Amazon to Buy 4th Streetcar, Fund 10-Minute Headways



> Today the Mayor’s office sent out a press release with exciting information related to Amazon’s expansions plans with relation to public compensation for an alley vacation necessary for the development to occur. From the press release.
> 
> The overall proposal includes $5.5 million of support for the Seattle Streetcar. This funding will allow the City to purchase an additional streetcar vehicle and increase operational support for 10 years as a part of the Planned Community Development benefit package. In total, these benefits will increase street car service to every ten minutes during the workday. Alley vacation public benefits proposed by Amazon include:
> 
> Supporting a higher level of service for the Seattle Streetcar, including the purchase of a fourth vehicle;


----------



## CHamilton (Sep 22, 2012)

Amazon plan adds more streetcar trips



> Streetcars would arrive as often as every 10 minutes in South Lake Union, if city officials approve Amazon.com's offer to buy a railcar and sponsor added trips.
> 
> The e-commerce giant wants to pay the city $5.5 million for streetcar and bicycling improvements that would help its employees get to work. The plan would also bring a public benefit, to compensate for Amazon taking city-owned alley space to build its high-rise Denny Triangle campus, Mayor Mike McGinn announced Friday.


----------



## Anderson (Sep 22, 2012)

What's interesting about that article is actually this paragraph:



> The streetcar launched service in December 2008, costing $52 million plus nearly $4 million in nearby utility work. Nearly half, or $25 million, was paid by landowner Paul Allen's real-estate arm, Vulcan, which has extensive holdings in the neighborhood, including the 1.8 million-square-foot Amazon.com headquarters complex, which was recently put on the market.

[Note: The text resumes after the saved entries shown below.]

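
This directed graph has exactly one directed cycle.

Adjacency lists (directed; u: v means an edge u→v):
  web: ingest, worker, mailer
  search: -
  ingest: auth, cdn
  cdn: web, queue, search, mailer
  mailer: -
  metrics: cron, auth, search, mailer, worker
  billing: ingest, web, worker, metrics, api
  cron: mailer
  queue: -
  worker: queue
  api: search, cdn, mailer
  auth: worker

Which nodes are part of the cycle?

cdn, web, ingest

DFS with gray/black marking from ingest:
ingest gray
  auth gray
    worker gray
      queue gray
      queue black
    worker black
  auth black
  cdn gray
    web gray
      web→ingest: ingest is gray → back edge
Back edge closes the cycle ingest → cdn → web → ingest; its vertices are {cdn, web, ingest}.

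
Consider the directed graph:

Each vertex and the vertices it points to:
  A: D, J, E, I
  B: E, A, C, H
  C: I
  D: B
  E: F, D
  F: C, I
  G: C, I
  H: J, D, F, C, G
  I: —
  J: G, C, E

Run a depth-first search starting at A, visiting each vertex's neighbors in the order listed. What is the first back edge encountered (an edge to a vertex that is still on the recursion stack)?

DFS from A (visiting each vertex's neighbors in the order listed); mark gray on enter, black on exit:
A gray
  D gray
    B gray
      E gray
        F gray
          C gray
            I gray
            I black
          C black
          F→I: I black — skip
        F black
        E→D: D is gray → back edge
First back edge: E → D.

E->D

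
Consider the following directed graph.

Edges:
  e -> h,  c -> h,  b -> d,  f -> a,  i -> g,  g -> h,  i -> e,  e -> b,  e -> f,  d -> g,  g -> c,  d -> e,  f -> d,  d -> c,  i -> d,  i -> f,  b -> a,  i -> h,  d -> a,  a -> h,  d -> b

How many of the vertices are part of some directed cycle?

A vertex is on a directed cycle iff it belongs to a strongly connected component of size ≥ 2 (or has a self-loop).
The vertices on cycles are {b, d, e, f} — 4 in total.

4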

Talk about a throwback to the old interurbans...this is the first I've heard of developers more or less throwing half of the cost to put in mass transit...and then putting in the whole cost to bulk up service. Actually, this seems to be part of a trend across the nation. Witness the other recent article on the Cotton Belt Line in the Dallas area on the one hand, or what I believe is the collective gut instinct on _part_ of FEC's motives on the other. It seems that if you can get a system of some sort started, TOD deals can pay for quite a bit of expansion as long as you're not stuck blasting subway tunnels through downtown.

As to this bit:



> "They're going to point to projects like this, to legitimize further upzones in the area," Fox said.


If I had a group of developers willing to throw in for the cost of building/expanding mass transit in exchange for the right to bulk up density in an area, while I would certainly look at the numbers to see if the expansions would significantly offset added traffic needs in the area, my instinct would be to prefer this over simply getting them to pay for dumping asphalt. I might end up pressing for improvements to both the local area _and_ some other part of the system where connectivity would play a role (even if it's simply expanding access to other parts of the line to allow, say, more parking for commuters at outlying stations), this strikes me as being the "right" way to go about this sort of thing.


----------



## trainman74 (Sep 22, 2012)

You think Amazon's going to get 2-day shipping on that streetcar?


----------



## fairviewroad (Sep 24, 2012)

> public compensation for an alley vacation



I think that using "public compensation for an alley vacation" is a good way for a politician to get in trouble really, really fast. :giggle:


----------